Are you trying to turn me into a Colson guy??? It might be working......they already ride great with the 2 i have.


----------



## bikewhorder (Jun 23, 2015)

That looks like that Ladies Colson that just turned up in GA. 
http://thecabe.com/vbulletin/showth...-Who-scored-THIS-awesomeness&highlight=colson


----------



## fordmike65 (Jun 23, 2015)

Sure looks like it. Even in the special order Ivory with contrasting fenders. Nice!


----------



## cyclingday (Jun 23, 2015)

I would have thought the 1936 catalog would have featured the Commander.
Thanks, for updating the thread with the Commander page, Mike.

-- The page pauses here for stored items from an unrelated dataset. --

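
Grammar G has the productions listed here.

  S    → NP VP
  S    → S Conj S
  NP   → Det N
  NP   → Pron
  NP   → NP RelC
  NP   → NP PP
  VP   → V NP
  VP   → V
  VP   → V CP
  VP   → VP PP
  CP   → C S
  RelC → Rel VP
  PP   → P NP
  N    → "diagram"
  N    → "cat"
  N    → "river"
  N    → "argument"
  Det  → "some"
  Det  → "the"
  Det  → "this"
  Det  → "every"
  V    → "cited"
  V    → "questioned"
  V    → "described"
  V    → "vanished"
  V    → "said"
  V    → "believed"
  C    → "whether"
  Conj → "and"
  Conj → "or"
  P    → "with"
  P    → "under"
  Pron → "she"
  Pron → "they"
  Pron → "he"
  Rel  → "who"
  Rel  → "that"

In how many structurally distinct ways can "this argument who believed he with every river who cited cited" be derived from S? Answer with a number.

7

Two of the 7 distinct bracketings:
[S [NP [NP [Det this] [N argument]] [RelC [Rel who] [VP [V believed] [NP [NP [NP [Pron he]] [PP [P with] [NP [Det every] [N river]]]] [RelC [Rel who] [VP [V cited]]]]]]] [VP [V cited]]]
[S [NP [NP [Det this] [N argument]] [RelC [Rel who] [VP [V believed] [NP [NP [Pron he]] [PP [P with] [NP [NP [Det every] [N river]] [RelC [Rel who] [VP [V cited]]]]]]]]] [VP [V cited]]]
The trees differ in how a recursive rule is bracketed over the same span.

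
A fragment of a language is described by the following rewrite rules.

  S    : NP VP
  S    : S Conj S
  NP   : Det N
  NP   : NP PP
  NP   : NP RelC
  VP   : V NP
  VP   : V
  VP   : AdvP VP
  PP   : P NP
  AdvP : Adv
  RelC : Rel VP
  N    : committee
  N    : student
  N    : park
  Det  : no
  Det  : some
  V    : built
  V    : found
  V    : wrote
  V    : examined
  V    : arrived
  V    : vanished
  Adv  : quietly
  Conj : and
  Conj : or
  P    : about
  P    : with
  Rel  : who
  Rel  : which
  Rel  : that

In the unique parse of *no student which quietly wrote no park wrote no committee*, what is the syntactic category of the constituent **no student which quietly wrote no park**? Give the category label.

S
  NP
    NP
      Det: no
      N: student
    RelC
      Rel: which
      VP
        AdvP
          Adv: quietly
        VP
          V: wrote
          NP
            Det: no
            N: park
  VP
    V: wrote
    NP
      Det: no
      N: committee
The span 'no student which quietly wrote no park' is the NP node built by NP → NP RelC.

NP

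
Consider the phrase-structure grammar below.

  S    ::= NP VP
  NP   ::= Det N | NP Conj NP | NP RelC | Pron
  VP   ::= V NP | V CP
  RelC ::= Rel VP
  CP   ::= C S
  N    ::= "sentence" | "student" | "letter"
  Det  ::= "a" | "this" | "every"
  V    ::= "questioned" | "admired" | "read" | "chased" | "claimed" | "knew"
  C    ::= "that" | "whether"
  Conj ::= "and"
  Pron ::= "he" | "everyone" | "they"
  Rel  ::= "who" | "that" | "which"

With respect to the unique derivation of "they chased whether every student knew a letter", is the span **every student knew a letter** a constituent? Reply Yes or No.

Yes

[S [NP [Pron they]] [VP [V chased] [CP [C whether] [S [NP [Det every] [N student]] [VP [V knew] [NP [Det a] [N letter]]]]]]]
The words 'every student knew a letter' are exhaustively dominated by a single S node (built by S → NP VP), so they form a constituent.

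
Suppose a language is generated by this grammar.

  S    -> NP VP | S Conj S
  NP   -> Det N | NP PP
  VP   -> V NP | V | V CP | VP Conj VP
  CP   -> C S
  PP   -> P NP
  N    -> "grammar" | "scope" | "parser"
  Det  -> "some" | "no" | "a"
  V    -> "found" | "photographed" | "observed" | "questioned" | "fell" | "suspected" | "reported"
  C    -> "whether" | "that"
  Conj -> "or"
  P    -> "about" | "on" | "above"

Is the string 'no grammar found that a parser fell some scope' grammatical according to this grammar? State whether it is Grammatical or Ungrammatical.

Grammatical

S
  NP
    Det: no
    N: grammar
  VP
    V: found
    CP
      C: that
      S
        NP
          Det: a
          N: parser
        VP
          V: fell
          NP
            Det: some
            N: scope
The bracketing above is licensed at every node by one of the given productions, with S at the root.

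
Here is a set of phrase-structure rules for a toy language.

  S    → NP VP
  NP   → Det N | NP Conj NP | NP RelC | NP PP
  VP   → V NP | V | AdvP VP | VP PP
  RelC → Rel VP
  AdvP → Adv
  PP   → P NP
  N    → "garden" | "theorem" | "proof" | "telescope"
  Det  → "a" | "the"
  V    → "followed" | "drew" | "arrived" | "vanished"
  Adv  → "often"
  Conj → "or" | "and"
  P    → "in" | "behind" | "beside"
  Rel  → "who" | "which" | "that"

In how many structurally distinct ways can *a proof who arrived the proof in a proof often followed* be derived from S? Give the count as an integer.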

That was Colsons flagship bike for 36.


----------



## SKIDKINGSVBC (Jun 23, 2015)

Anybody have any Colson Lit for the 37 Vogue?


----------



## fordmike65 (Jun 23, 2015)

From what I've heard, Colson catalogs are quite hard to come by. Apparently Colson would insist you, the bicycle shop owner, return last year's catalog before you could receive the new model year's. Guess we're pretty lucky to have this one


----------



## Hobo Bill (Jun 11, 2019)

eye was able to copy a colored 36 catalog with the commander in the same card stock as the orig.///also one page from a mag. BICYCLE WORLD august  1936 showing a 36 commander with a tricycle included ...a toot to look at...thank you Ron Summer.....


----------



## Boris (Jun 14, 2019)

Don't know why I didn't see this before, but THANKS @fordmike65 !!!!!


----------



## jimbo53 (Jun 15, 2019)

Picked up this run down 36 girls Colson at a classic car swap meet. I used one of Jim Harrison’s TRM tanks to build up this sweet riding custom. Patina is all original-just cleaned and rubbed on some boiled linseed oil.


----------



## Boris (Jun 15, 2019)

Need to see shot of entire completed bike w/tank.


----------



## bikewhorder (Jun 15, 2019)

I guess this one never did have a guard.


----------



## jimbo53 (Jun 18, 2019)

Boris said:


> Need to see shot of entire completed bike w/tank.



Oops! Left off the $money$ shot!


----------



## bikewhorder (Jan 15, 2020)

Wow, I just noticed the code words in the catalog for each model.  That's kinda funny.


----------